Dans les cas moins graves et qui ne font pas craindre encore une issue fatale, un demi-frère de la femme, dont la mère ne doit pas être la même, pose des pointes de feu dans le dos de l’enfant.

Cette courte revue des principales maladies qui affectent les enfants en bas-âge peut suffire pour donner une idée du rituel observé pour les combattre et… les guérir.

Vers l’âge de 6 ans, l’enfant est censé suffisamment indépendant pour se gouverner soi-même, et il prend part à tous les événements de la vie sous sa propre responsabilité. On ne s’occupera pas autrement de lui, que de lui faire rendre les services proportionnés à son âge, lui servir sa pitance, et lui enseigner à suivre les us et coutumes de la famille et du clan. Il est désormais responsable de ses actes, et sauf de rares exceptions, dont il sera question plus loin, il aura à porter lui seul les conséquences de ses fautes légales. Cette éducation rituelle est d’ailleurs poussée activement et on peut se rendre aisément compte, combien l’élément religieux, quoique erroné, a de place dans la vie de ces primitifs. Dès ce moment ils sont amplement renseignés sur les us et coutumes qui les régissent, et ils y tiennent ferme.

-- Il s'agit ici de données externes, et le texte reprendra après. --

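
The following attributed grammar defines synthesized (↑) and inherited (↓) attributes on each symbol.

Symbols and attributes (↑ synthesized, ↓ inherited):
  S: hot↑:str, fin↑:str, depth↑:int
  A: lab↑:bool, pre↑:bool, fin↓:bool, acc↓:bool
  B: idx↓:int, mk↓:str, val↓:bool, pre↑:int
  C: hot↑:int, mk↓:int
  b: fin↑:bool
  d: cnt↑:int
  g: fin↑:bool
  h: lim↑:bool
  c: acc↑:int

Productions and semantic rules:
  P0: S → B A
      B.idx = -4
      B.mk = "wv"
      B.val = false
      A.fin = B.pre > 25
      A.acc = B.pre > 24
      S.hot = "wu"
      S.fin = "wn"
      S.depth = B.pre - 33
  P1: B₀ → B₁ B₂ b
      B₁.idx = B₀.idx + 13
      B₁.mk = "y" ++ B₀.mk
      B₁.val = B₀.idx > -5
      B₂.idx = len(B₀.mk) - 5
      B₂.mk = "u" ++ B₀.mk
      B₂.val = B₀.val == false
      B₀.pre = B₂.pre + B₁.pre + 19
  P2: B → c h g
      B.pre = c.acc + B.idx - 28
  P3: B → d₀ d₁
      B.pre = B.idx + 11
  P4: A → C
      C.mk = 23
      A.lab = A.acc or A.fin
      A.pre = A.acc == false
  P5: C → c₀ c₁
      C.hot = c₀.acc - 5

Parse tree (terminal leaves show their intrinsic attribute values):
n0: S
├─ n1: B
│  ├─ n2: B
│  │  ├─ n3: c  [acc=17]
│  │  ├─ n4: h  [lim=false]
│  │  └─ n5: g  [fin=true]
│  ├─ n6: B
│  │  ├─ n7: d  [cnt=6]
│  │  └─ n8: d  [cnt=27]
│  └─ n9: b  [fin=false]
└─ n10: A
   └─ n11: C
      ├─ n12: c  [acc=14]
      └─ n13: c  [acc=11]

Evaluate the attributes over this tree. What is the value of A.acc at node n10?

1. n1.idx = -4  [-4]
2. n1.mk = "wv"  ["wv"]
3. n1.val = false  [false]
4. n2.idx = 9  [B₀.idx + 13]
5. n2.mk = "ywv"  ["y" ++ B₀.mk]
6. n2.val = true  [B₀.idx > -5]
7. n3.acc = 17  [terminal]
8. n4.lim = false  [terminal]
9. n5.fin = true  [terminal]
10. n2.pre = -2  [c.acc + B.idx - 28]
11. n6.idx = -3  [len(B₀.mk) - 5]
12. n6.mk = "uwv"  ["u" ++ B₀.mk]
13. n6.val = true  [B₀.val == false]
14. n7.cnt = 6  [terminal]
15. n8.cnt = 27  [terminal]
16. n6.pre = 8  [B.idx + 11]
17. n9.fin = false  [terminal]
18. n1.pre = 25  [B₂.pre + B₁.pre + 19]
19. n10.fin = false  [B.pre > 25]
20. n10.acc = true  [B.pre > 24]
21. n11.mk = 23  [23]
22. n12.acc = 14  [terminal]
23. n13.acc = 11  [terminal]
24. n11.hot = 9  [c₀.acc - 5]
25. n10.lab = true  [A.acc or A.fin]
26. n10.pre = false  [A.acc == false]
27. n0.hot = "wu"  ["wu"]
28. n0.fin = "wn"  ["wn"]
29. n0.depth = -8  [B.pre - 33]

true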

Un jour dans une de nos visites par les bananeraies, nous rencontrions une gamine de 5 ans qui, en l’absence des parents partis aux champs, gardait la maison et le petit frère âgé de 2 ans. Pour une raison ou une autre le marmot avait déjà perdu ses premières dents et comme on demandait à la gamine ce que son frérot avait fait de ses dents, elle répondit avec le plus grand sérieux : « Il a ri d’un lézard ! » Un proverbe en effet dit : « Abana ntibaseka umuserebeba, » Un enfant ne doit pas rire du lézard, et cela sous peine de perdre les dents. Felix qui potuit rerum cognoscere causas.